八.大脱出
リタがゆっくりと兵士の首に腕を回す。兵士は恐怖のあまり呼吸すらできていないようだった。そしてその首筋にリタの口が重なった。
「ひ、ぐ、ああああああ!」
兵士は断末魔のような叫びをあげて床に倒れた。首筋からは血が流れ出ている。
「おや、気絶してしまったようだ」
「だ、大丈夫なのか……?」
「この程度の出血なら命に別状はないよ」
リタが軽く腕を振ると、牢の鉄格子が全部ドロドロに溶けてしまった。
「おお、すごいな。手品みたいだ」
「これが血統術。魔導術や符号術と違って詠唱が必要ない。だから近距離戦闘においては最強の魔法」
「近距離なら殴った方が速いけどな」
「それはフェルだけ」
牢の外で、全員の姿をちゃんと見ることができる。それだけでもすごい解放感だった。だが浮かれている暇はない。
「しかし兵士が呼んできた医者は逃げてしまったみたいだね」
「どうする? 追うか?」
「まあいいさ。牢が壊されたことはすぐにばれるだろうし、血ももう必要ない。早いところ抜け出そう」
「わかった」
薄暗い地下牢の中を四人で駆け抜ける。異変に気付いたのか、普段は静かな奴隷たちもざわついているようだ。
「なあ、あの人たちはどうするんだ?」
「一応鍵だけ開けとこうか」
リタが指を鳴らすと、牢の鍵が全て弾け飛んだ。それを見た幾人かの奴隷が、恐る恐る外に出てくる。

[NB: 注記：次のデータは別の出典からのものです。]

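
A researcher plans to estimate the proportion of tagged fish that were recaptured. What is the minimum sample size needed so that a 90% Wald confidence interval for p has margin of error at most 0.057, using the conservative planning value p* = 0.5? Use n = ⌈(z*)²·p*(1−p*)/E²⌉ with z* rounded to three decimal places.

z* = 1.645 at the 90% level.
p*(1−p*) = 0.50·0.50 = 0.2500.
Required n before rounding: 2.706025 × 0.2500 / 0.057² = 208.220.
⌈208.220⌉ = 209.

n = 209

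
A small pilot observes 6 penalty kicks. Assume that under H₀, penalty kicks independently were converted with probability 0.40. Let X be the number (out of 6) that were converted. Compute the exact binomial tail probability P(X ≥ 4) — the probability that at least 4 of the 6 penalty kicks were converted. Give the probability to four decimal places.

X is binomial with n = 6 and p = 0.40.
P(X ≥ 4) = C(6,4)·0.40^4·0.60^2 + C(6,5)·0.40^5·0.60^1 + C(6,6)·0.40^6·0.60^0.
= 0.138240 + 0.036864 + 0.004096 = 0.1792.

P = 0.1792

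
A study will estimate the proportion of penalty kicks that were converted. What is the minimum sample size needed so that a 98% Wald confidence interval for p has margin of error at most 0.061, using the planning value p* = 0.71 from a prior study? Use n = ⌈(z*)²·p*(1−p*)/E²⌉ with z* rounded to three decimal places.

n = 300

For 98% confidence, z* = 2.326.
p*(1−p*) = 0.71·0.29 = 0.2059.
(z*)²·p*(1−p*)/E² = 5.410276·0.2059/0.003721 = 299.375.
⌈299.375⌉ = 300.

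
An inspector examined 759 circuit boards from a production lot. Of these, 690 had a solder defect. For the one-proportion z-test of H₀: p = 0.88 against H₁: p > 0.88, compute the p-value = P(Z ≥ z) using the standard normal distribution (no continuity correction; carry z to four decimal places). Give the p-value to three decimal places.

With x = 690 successes in n = 759, p̂ = 0.90909.
Null standard error: √(0.88·0.12/759) = √0.000139130 = 0.011795.
z = (p̂ − p₀)/SE = (690/759 − 0.88)/0.011795 ≈ 2.4663.
From the standard normal, P(Z ≥ z) = 0.007.

p-value = 0.007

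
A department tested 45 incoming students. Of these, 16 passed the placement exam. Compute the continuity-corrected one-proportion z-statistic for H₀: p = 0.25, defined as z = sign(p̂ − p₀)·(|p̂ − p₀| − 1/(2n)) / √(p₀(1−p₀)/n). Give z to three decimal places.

The sample proportion is 16/45 = 0.35556. p̂ − p₀ = 0.105556.
Continuity correction 1/(2n) = 1/90 = 0.011111.
Corrected numerator: |0.105556| − 0.011111 = 0.094445.
Under H₀, SE = √(p₀(1−p₀)/n) = √(0.25·0.75/45) = √0.004166667 = 0.064550.
z = +0.094445/0.064550 = 1.463.

z = 1.463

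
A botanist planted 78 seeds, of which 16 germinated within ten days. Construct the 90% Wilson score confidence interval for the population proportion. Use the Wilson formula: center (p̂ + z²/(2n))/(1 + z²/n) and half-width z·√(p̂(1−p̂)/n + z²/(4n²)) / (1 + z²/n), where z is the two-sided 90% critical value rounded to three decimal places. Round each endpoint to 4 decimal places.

Here p̂ = 16/78 = 0.20513 and z = 1.645 (z² = 2.706025).
1 + z²/n = 1.034693.
Center = (0.20513 + 0.017346)/1.034693 = 0.21502.
Radicand: p̂(1−p̂)/n + z²/(4n²) = 0.002090393 + 0.000111194 = 0.002201587.
Half-width = z·√(radicand)/denom = 1.645·0.046921/1.034693 = 0.07460.
CI: 0.21502 ± 0.07460 = (0.1404, 0.2896).

(0.1404, 0.2896)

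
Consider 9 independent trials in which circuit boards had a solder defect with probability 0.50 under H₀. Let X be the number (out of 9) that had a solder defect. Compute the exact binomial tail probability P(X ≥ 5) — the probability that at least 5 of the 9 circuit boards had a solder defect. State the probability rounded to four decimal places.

P = 0.5000

X ~ Binomial(n=9, p=0.50).
P(X ≥ 5) = Σ_{j=5}^{9} C(9,j)·0.50^j·0.50^{9−j}.
= 0.246094 + 0.164062 + 0.070312 + 0.017578 + 0.001953 = 0.5000.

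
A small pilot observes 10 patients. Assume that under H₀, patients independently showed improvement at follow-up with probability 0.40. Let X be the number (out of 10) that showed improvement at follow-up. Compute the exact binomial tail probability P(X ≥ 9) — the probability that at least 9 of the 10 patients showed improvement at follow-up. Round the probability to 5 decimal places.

X ~ Binomial(n=10, p=0.40).
P(X ≥ 9) = C(10,9)·0.40^9·0.60^1 + C(10,10)·0.40^10·0.60^0.
= 0.001573 + 0.000105 = 0.00168.

P = 0.00168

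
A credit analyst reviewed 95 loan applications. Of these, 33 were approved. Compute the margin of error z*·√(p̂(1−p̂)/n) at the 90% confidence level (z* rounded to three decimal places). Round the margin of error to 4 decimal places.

The sample proportion is 33/95 = 0.34737.
SE(p̂) = √(0.34737·0.65263/95) = 0.048850.
For 90% confidence, z* = 1.645.
So ME = 0.0804.

ME = 0.0804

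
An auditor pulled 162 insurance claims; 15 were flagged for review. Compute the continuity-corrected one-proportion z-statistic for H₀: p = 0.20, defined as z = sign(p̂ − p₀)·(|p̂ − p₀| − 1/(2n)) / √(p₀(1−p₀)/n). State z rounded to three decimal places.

The sample proportion is 15/162 = 0.09259. p̂ − p₀ = -0.107407.
Continuity correction 1/(2n) = 1/324 = 0.003086.
Corrected numerator: |-0.107407| − 0.003086 = 0.104321.
Under H₀, SE = √(p₀(1−p₀)/n) = √(0.20·0.80/162) = √0.000987654 = 0.031427.
z = (−)0.104321/0.031427 = -3.319.

z = -3.319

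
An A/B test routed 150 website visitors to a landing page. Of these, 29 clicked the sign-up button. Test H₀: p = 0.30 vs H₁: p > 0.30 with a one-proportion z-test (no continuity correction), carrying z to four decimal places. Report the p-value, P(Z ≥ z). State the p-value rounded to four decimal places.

p-value = 0.9978

p̂ = 29/150 = 0.19333.
Under H₀, SE = √(p₀(1−p₀)/n) = √(0.30·0.70/150) = √0.001400000 = 0.037417.
z = (p̂ − p₀)/SE = (29/150 − 0.30)/0.037417 ≈ -2.8508.
From the standard normal, P(Z ≥ z) = 0.9978.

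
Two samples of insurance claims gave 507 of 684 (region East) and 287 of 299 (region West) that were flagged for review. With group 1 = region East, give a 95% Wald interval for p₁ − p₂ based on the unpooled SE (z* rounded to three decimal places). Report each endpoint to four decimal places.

(-0.2583, -0.1790)

p̂₁ = 0.74123, p̂₂ = 0.95987, so the observed difference is -0.21864.
Unpooled SE = √(p̂₁(1−p̂₁)/n₁ + p̂₂(1−p̂₂)/n₂) = √(0.000280423 + 0.000128840) = 0.020230.
z* = 1.960 at the 95% level. Margin = 1.960·0.020230 = 0.03965.
So the interval runs from -0.2583 to -0.1790.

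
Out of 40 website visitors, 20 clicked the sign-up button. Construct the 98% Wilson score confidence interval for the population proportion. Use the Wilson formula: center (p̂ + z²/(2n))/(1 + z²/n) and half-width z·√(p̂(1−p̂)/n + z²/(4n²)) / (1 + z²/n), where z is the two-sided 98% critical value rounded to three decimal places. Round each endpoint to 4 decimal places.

(0.3274, 0.6726)

p̂ = 20/40 = 0.50000; z = 2.326, so z² = 5.410276.
Denominator 1 + z²/n = 1 + 5.410276/40 = 1.135257.
Center = (0.50000 + 0.067628)/1.135257 = 0.50000.
Radicand: p̂(1−p̂)/n + z²/(4n²) = 0.006250000 + 0.000845356 = 0.007095356.
Half-width = z·√(radicand)/denom = 2.326·0.084234/1.135257 = 0.17258.
CI: 0.50000 ± 0.17258 = (0.3274, 0.6726).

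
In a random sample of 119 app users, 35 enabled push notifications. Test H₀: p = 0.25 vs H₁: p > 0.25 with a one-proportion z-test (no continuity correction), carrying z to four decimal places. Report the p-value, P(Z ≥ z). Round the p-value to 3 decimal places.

p-value = 0.133

p̂ = 35/119 = 0.29412.
Null standard error: √(0.25·0.75/119) = √0.001575630 = 0.039694.
Test statistic (full precision, shown to 4 dp): z = (35/119 − 0.25)/SE₀ ≈ 1.1114.
From the standard normal, P(Z ≥ z) = 0.133.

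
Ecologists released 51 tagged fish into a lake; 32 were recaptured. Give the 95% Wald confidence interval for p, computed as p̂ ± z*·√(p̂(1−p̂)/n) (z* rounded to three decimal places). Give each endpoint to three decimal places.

(0.495, 0.760)

The sample proportion is 32/51 = 0.62745.
Standard error of p̂: √(0.233756/51) = √0.004583456 = 0.067701.
The 95% critical value is z* = 1.960.
Margin of error: 1.960 × 0.067701 = 0.13269.
So the interval runs from 0.495 to 0.760.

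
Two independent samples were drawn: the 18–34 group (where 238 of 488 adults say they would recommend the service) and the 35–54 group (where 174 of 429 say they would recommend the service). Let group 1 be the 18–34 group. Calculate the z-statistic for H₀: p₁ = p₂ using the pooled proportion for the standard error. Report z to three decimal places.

z = 2.494

Sample proportions: p̂₁ = 238/488 = 0.48770 and p̂₂ = 174/429 = 0.40559.
Pooling: p̂ = 412/917 = 0.44929.
Pooled SE = √[0.2474286·0.00438018] ≈ 0.032921.
z = (p̂₁ − p̂₂)/SE = (0.48770 − 0.40559)/0.032921 = 0.08211/0.032921 = 2.494.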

「薄情なようだけど、全員の面倒は見きれない。リスクを恐れて外に出ようとしない者もいるだろうしね。とりあえずは私たち四人で生きて脱出することを優先するよ」
地下牢を抜けると広い通路に出た。幸い人の気配はない。
「正門を突破するのは困難。裏庭から城壁を破壊して外へ出る。こっち」
ラヴに誘導されながら、注意深く廊下を進んでいく。どうやらラヴはこの城の構造をほぼ把握しているらしい。これも亜人種特有の能力の一つなのだろうか。吸血鬼や人狼はわかるが、ホムンクルスというのがどういう存在なのかはいまいち理解できていない。
「なんか変だな」
その時、歩きながらフェルがつぶやいた。
「変?」
「全然人の気配がない。兵士があたしたちを探し回っててもおかしくないのに。これだけ動いて誰にも会わないのは不自然だ」
「言われてみれば確かにそうかもな」
「何か裏がある?」
「それは……わからない」
四人の間に沈黙が訪れる。フェルの言うことは確かに一理ある。だが仮にそうだとしても、何か打つ手があるのだろうか。漠然とした不安が心に重くのしかかる。その沈黙を破ったのはリタだった。
「策謀があったとしてもかまわない。私が全部ねじ伏せてみせるよ」
「おお、頼もしいね。さすがは吸血鬼様だ」
「リタならできる。……もう少しで裏庭につくよ」
ラヴの言葉通り、角を曲がった先には広大な庭が広がっていた。外はもう夜だがところどころ灯りがあるおかげでそこまで暗くはない。ここを一気に突っ切って守りの薄い裏手から脱出する。出口はもうすぐだ。
「風よ、連なり、逆巻き、彼の者を捕らえよ」
聞き覚えのある声だ。これは——
「危ない!」
不意に体を突き飛ばされる。だが俺が地面に倒れこむ前に空気が震え、すさまじい風が吹き荒れ、その渦の中心へと引きずり込まれそうになる。その時、視界の端にフェルが見えた。こちらに向かってすごい速さで走ってきている。そしてそのまま——
「うお!」
「キャッチ!」
気づいたら俺は地面に押し倒されていた。どうやら竜巻に巻き込まれずに済んだらしい。馬乗りの状態のままフェルが言う。
「くそっ、待ち伏せされてたか」
先回り。そうだ、さっき聞こえたあの声は。顔をあげると、そこにはあの優男がいた。
「や、やっぱり君たちか。だから吸血鬼は独房に入れろと言ったのに……。まったく、王は何を考えているのか……」
相変わらずブツブツと小声で愚痴を垂れ流している。その姿からはまったく覇気は感じられないが、何か背筋を冷たくさせるような、静かな殺意を感じる。
「は、はやく牢に戻りたまえ。無駄な怪我はしたくないだろう?」
「そういうわけにはいかないよ。それに牢は私が壊してしまった」
優男の前にリタが立ちはだかる。殺意と殺意のぶつかり合い。これがこの世界の戦い、魔法使いの間合いなのか。
「この男は私が引き受ける。三人はその間に出口を作ってくれ」
「わかった」
睨み合う二人を後に俺たちは裏庭の外縁部、城壁のある場所を目指して走り出した。